Consolidation, generally, takes place between two equal-size concerns and the size of concerns considerably differs in case of a merger through absorption. Generally a small concern is merged with a big concern. Though both the terms are used interchangeably. The methods and problems of financing mergers through absorption and consolidations are also similar.

(b) Acquisition and Take-Over:

An essential feature of merger through absorption as well as consolidation is the combination of the companies. The acquiring company takes over the ownership of one or more other companies and combines their operations. However, an acquisition does not involve combination of companies. It is simply an act of acquiring control over management of other companies.

The control over management of another company can be acquired through either a ‘friendly take-over’ or through ‘forced’ or ‘unwilling acquisition’. When a company takes-over the control of another company through mutual agreement, it is called acquisition or friendly take- over.
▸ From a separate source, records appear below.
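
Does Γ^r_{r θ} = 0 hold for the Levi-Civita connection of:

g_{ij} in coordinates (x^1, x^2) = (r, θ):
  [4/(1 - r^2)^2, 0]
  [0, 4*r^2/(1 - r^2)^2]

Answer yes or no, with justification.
Γ^r_{r θ} = (1/2) g^{rr} (∂_r g_{rθ} + ∂_θ g_{rr} - ∂_r g_{rθ}) = (1/2)((1 - r^2)^2/4)((0) + (0) - (0)) = 0
This equals the proposed value 0.
Yes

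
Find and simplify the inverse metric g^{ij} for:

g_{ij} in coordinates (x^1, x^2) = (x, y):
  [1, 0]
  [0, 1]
The metric is diagonal, so g^{ij} is diagonal with entries 1/g_{ii}: diag(1, 1).
g^{ij}:
  [1, 0]
  [0, 1]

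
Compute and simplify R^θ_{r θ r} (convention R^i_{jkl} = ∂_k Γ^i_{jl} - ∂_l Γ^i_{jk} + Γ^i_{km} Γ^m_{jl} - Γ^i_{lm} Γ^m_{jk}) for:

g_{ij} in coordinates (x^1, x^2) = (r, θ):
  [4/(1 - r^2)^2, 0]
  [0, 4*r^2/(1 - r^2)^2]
Non-zero Christoffel symbols (Γ^k_{ij} = Γ^k_{ji}):
Γ^r_{r r} = 2*r/(1 - r^2)
Γ^r_{θ θ} = (r^3 + r)/(r^2 - 1)
Γ^θ_{r θ} = (-r^2 - 1)/(r^3 - r)
R^θ_{r θ r} = ∂_θ Γ^θ_{r r} - ∂_r Γ^θ_{r θ} + Γ^θ_{θ m} Γ^m_{r r} - Γ^θ_{r m} Γ^m_{r θ}
  = (0) - ((r^4 + 4*r^2 - 1)/(r^3 - r)^2) + (2*(r^2 + 1)/(r^2 - 1)^2) - ((r^2 + 1)^2/(r^3 - r)^2) = -4/(r^2 - 1)^2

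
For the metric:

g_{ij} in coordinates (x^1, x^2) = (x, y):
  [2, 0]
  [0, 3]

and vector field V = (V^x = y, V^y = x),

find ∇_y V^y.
All Christoffel symbols are zero.
∇_y V^y = ∂_y V^y + Γ^y_{y j} V^j
  = (0) + (0)(y) + (0)(x)
  = 0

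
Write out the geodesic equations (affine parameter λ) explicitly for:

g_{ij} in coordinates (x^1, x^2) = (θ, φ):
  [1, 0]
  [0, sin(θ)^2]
Geodesic equation: d^2x^k/dλ^2 + Γ^k_{ij} (dx^i/dλ)(dx^j/dλ) = 0.
Non-zero Christoffel symbols:
Γ^θ_{φ φ} = -sin(2*θ)/2
Γ^φ_{θ φ} = 1/tan(θ)
Substituting (the symmetric pair Γ^k_{ij}, Γ^k_{ji} combines into a factor 2):
d^2θ/dλ^2 - (sin(2*θ)/2) (dφ/dλ)^2 = 0
d^2φ/dλ^2 + (2/tan(θ)) (dθ/dλ)(dφ/dλ) = 0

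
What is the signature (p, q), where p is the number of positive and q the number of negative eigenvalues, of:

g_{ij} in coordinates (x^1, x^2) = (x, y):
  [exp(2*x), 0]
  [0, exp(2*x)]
The metric is diagonal, so its eigenvalues are the diagonal entries: exp(2*x), exp(2*x) (at a generic point, where coordinate-dependent entries are positive).
2 positive, 0 negative.
(2, 0) - Riemannian (positive definite)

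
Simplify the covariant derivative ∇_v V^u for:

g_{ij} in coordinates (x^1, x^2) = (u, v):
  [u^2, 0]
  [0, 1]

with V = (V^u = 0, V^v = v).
Non-zero Christoffel symbols:
Γ^u_{u u} = 1/u
∇_v V^u = ∂_v V^u + Γ^u_{v j} V^j
  = (0) + (0)(0) + (0)(v)
  = 0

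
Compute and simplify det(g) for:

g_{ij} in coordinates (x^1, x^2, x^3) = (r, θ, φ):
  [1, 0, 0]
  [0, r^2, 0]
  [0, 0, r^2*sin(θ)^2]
Diagonal metric: det(g) = g_{11}·g_{22}·g_{33}
= (1)·(r^2)·(r^2*sin(θ)^2)
det(g) = r^4*sin(θ)^2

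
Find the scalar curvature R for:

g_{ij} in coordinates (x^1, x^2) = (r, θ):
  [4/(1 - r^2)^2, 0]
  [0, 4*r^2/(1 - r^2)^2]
Non-zero Christoffel symbols (Γ^k_{ij} = Γ^k_{ji}):
Γ^r_{r r} = 2*r/(1 - r^2)
Γ^r_{θ θ} = (r^3 + r)/(r^2 - 1)
Γ^θ_{r θ} = (-r^2 - 1)/(r^3 - r)
Ricci tensor (R_{ij} = R^k_{ikj}): R_{rr} = -4/(r^2 - 1)^2, R_{rθ} = 0, R_{θθ} = -4*r^2/(r^2 - 1)^2
Inverse metric: g^{rr} = (1 - r^2)^2/4, g^{θθ} = (1 - r^2)^2/(4*r^2)
R = g^{ij} R_{ij} = ((1 - r^2)^2/4)(-4/(r^2 - 1)^2) + ((1 - r^2)^2/(4*r^2))(-4*r^2/(r^2 - 1)^2) = -2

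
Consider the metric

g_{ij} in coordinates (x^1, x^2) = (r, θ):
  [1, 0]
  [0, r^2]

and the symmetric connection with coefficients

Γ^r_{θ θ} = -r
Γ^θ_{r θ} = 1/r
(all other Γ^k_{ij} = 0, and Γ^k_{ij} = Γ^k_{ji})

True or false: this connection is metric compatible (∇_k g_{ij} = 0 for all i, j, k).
Using ∇_k g_{ij} = ∂_k g_{ij} - Γ^m_{ki} g_{mj} - Γ^m_{kj} g_{im}:
e.g. ∇_r g_{θθ} = (2*r) - (r) - (r) = 0
Every component ∇_k g_{ij} vanishes: the connection is metric compatible.
True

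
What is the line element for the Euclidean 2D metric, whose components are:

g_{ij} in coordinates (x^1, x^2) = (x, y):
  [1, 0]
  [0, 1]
ds^2 = g_{ij} dx^i dx^j; only the non-zero components contribute.
ds^2 = dx^2 + dy^2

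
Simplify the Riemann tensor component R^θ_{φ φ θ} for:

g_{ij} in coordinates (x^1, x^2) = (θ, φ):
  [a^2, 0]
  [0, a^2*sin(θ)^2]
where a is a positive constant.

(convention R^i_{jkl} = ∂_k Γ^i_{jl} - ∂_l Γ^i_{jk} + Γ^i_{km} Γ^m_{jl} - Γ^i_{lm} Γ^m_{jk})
Non-zero Christoffel symbols (Γ^k_{ij} = Γ^k_{ji}):
Γ^θ_{φ φ} = -sin(2*θ)/2
Γ^φ_{θ φ} = 1/tan(θ)
R^θ_{φ φ θ} = ∂_φ Γ^θ_{φ θ} - ∂_θ Γ^θ_{φ φ} + Γ^θ_{φ m} Γ^m_{φ θ} - Γ^θ_{θ m} Γ^m_{φ φ}
  = (0) - (-cos(2*θ)) + (-cos(θ)^2) - (0) = -sin(θ)^2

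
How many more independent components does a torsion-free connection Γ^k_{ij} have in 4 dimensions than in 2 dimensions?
Independent components in n dimensions: n × n(n+1)/2 = n^2(n+1)/2.
4D: 4 × 10 = 40
2D: 2 × 3 = 6
Difference = 40 - 6 = 34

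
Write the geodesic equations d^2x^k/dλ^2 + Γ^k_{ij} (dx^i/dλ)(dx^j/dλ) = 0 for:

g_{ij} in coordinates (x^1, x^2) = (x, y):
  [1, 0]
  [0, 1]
Geodesic equation: d^2x^k/dλ^2 + Γ^k_{ij} (dx^i/dλ)(dx^j/dλ) = 0.
All Christoffel symbols vanish, so the geodesics are straight lines:
d^2x/dλ^2 = 0
d^2y/dλ^2 = 0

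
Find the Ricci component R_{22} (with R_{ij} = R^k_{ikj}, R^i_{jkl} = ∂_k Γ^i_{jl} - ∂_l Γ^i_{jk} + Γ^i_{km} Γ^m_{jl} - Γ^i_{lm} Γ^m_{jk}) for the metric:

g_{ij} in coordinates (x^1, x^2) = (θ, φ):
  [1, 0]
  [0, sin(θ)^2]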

On the other hand, if the control is acquired through unwilling acquisition, i.e., when the take-over is opposed by the ‘target’ company it is known as hostile take -over.

(c) Holding Companies:

The other form of partial consolidation is a holding company which generally arises out of lust for power. A holding company is a form of business organisation which is created for the purpose of combining industrial units by owning a controlling amount of their share capital.

Legally, a holding company is one which holds directly or through a nominee, a majority of the voting shares in the subsidiary company or possesses the power to nominate the majority of the directors.

A holding company may have a number of subsidiary companies or subsidiary company may be a holding company of another company or companies. The subsidiary of a subsidiary company is also a subsidiary company of the holding company, although a subsidiary company has a separate legal entity but for all practical purposes subsidiaries are under the effective control of a holding company.